A549 and 3T3 cells were incubated with 25 µL FAM‑labeled Apt‑GS or TDO‑GS (2 mg mL⁻¹) for 10 h in serum‑free medium at 37 °C. Cells were fixed with 4 % paraformaldehyde and imaged by confocal laser scanning microscopy (CLSM). For flow cytometry, cells were treated with FAM‑labeled nanogels (2 mg mL⁻¹) for 0.5–16 h, then washed, resuspended in ice‑cold PBS, and analyzed on an EPICS XL flow cytometer. Uptake inhibition was assessed by pre‑incubating cells with free AS1411 (0.5, 5, 50 µM) for 8 h before adding nanogels.

Gene Silencing

A549 (2 × 10⁵ cells / well) and NIH 3T3 (4 × 10⁵ cells / well) cells were transfected with Apt‑GS/siRNA complexes (80 µg mL⁻¹) for 8 h. Three treatment regimes were evaluated: (a) Apt‑GS/siRNA alone; (b) Apt‑GS/siRNA followed by liposome (A‑GS/si→Lip); (c) concurrent Apt‑GS/siRNA and liposome (A‑GS/si+Lip). After an additional 40 h, luciferase activity was measured with a luciferase assay system. Data were presented as mean ± SEM (triplicate).

Results and Discussions

Synthesis and Characterization of GS‑AS1411/siRNA Complexes

TEM images (Fig. 1) confirmed that both blank GS and Apt‑GS nanogels formed uniform spherical particles with diameters of 170–200 nm. Fluorescence imaging demonstrated successful conjugation of AS1411 and siRNA. Quantification revealed ~0.65 µmol g⁻¹ of aptamer on GS. Hydrodynamic sizes increased from 162.3 nm (GS) to 216.5 nm (Apt‑GS) and 234.9 nm (Apt‑GS/siRNA), reflecting surface functionalization. Zeta potentials shifted from +40.1 mV (GS) to +33.9 mV (Apt‑GS) and –24.9 mV (Apt‑GS/siRNA), indicating a reduction in surface charge that is expected to lower non‑specific protein binding and cytotoxicity.

siRNA Loading and Release

Gel electrophoresis showed efficient siRNA loading onto Apt‑GS/siRNA complexes, as evidenced by reduced mobility (lanes 10–11). Upon incubation with 10 mM GSH, siRNA was released within 2 h (lanes 6–7), confirming redox‑triggered disassembly. Loading capacity was estimated at 3:1 to 2:1 pmol siRNA per µg of nanogel. Physical entrapment (mixing free siRNA with GS) displayed weaker retention, underscoring the advantage of covalent attachment.

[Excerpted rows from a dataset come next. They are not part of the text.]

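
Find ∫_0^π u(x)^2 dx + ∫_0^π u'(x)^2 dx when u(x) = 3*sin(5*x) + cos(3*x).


||u||_{H^1(0,π)}^2 = 122*π

u'(x) = -3*sin(3*x) + 15*cos(5*x).
Expand u² and (u')² and integrate term by term on (0, π), using: for integers n ≥ 1, ∫_0^π sin²(nx) dx = ∫_0^π cos²(nx) dx = π/2; for n ≠ n', ∫_0^π sin(nx)sin(n'x) dx = ∫_0^π cos(nx)cos(n'x) dx = 0; and by product-to-sum, ∫_0^π sin(nx)cos(n'x) dx = ½∫_0^π [sin((n+n')x) + sin((n−n')x)] dx, which is 0 when n+n' is even and 2n/(n²−n'²) when n+n' is odd (it need not vanish on (0, π)).
  u² squared terms: (3)²·∫sin(5x)² dx = 9·π/2 = 9*π/2;  (1)²·∫cos(3x)² dx = 1·π/2 = π/2.
  u² cross terms: 2·(3)·(1)·∫sin(5x)·cos(3x) dx = 6·(0) = 0.
  So ∫_0^π u² dx = 9*π/2 + π/2 + 0 = 5*π.
  (u')² squared terms: (-3)²·∫sin(3x)² dx = 9·π/2 = 9*π/2;  (15)²·∫cos(5x)² dx = 225·π/2 = 225*π/2.
  (u')² cross terms: 2·(-3)·(15)·∫sin(3x)·cos(5x) dx = -90·(0) = 0.
  So ∫_0^π (u')² dx = 9*π/2 + 225*π/2 + 0 = 117*π.
||u||_{H^1}^2 = (5*π) + (117*π) = 122*π.


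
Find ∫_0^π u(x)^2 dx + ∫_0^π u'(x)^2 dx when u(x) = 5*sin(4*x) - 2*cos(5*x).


||u||_{H^1(0,π)}^2 = 4160/9 + 529*π/2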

Cytotoxicity and Nucleolin Targeting

MTT assays (Fig. 4) revealed >80 % viability for GS, Apt‑GS, and Apt‑GS/siRNA across 100–600 µg mL⁻¹, demonstrating excellent biocompatibility. Slightly reduced viability with Apt‑GS was attributed to AS1411‑induced NF‑κB inhibition and organelle disruption. Fluorescence microscopy and flow cytometry (Figs. 5 & 6) confirmed selective uptake: Apt‑GS showed 96 % internalization in A549 cells versus 52 % in 3T3 fibroblasts. Competition with free AS1411 reduced uptake by 50 % (fluorescence) and 30 % (percentage of positive cells), confirming nucleolin‑mediated endocytosis.

RNA Interference

Luciferase knock‑down assays (Fig. 7a) demonstrated a 4.6‑fold reduction in A549 cells with Apt‑GS/siRNA, compared to only 6 % in NIH 3T3 cells, highlighting tumor specificity. Addition of liposomes (A‑GS/si→Lip) did not significantly enhance silencing (30.4 %) relative to Apt‑GS/siRNA alone, whereas concurrent liposome treatment (A‑GS/si+Lip) increased knock‑down to 41.6 %. The highest silencing (≈ 2.7‑fold over 3T3) was achieved at 80 µg mL⁻¹, with diminished efficiency at 120 µg mL⁻¹ likely due to increased cytotoxicity.

Conclusions

We have engineered a redox‑responsive, nucleolin‑targeted nanogel platform that protects deoxynucleotide‑modified siRNA and releases it specifically within the GSH‑rich tumor cytosol. The ~200 nm, positively charged Apt‑GS/siRNA nanogels achieve potent, tumor‑selective gene silencing (~5‑fold improvement in A549 cells) while maintaining low cytotoxicity. These findings validate the strategy of combining disulfide‑linker chemistry with aptamer targeting for efficient siRNA delivery and represent a promising step toward clinical RNAi therapeutics.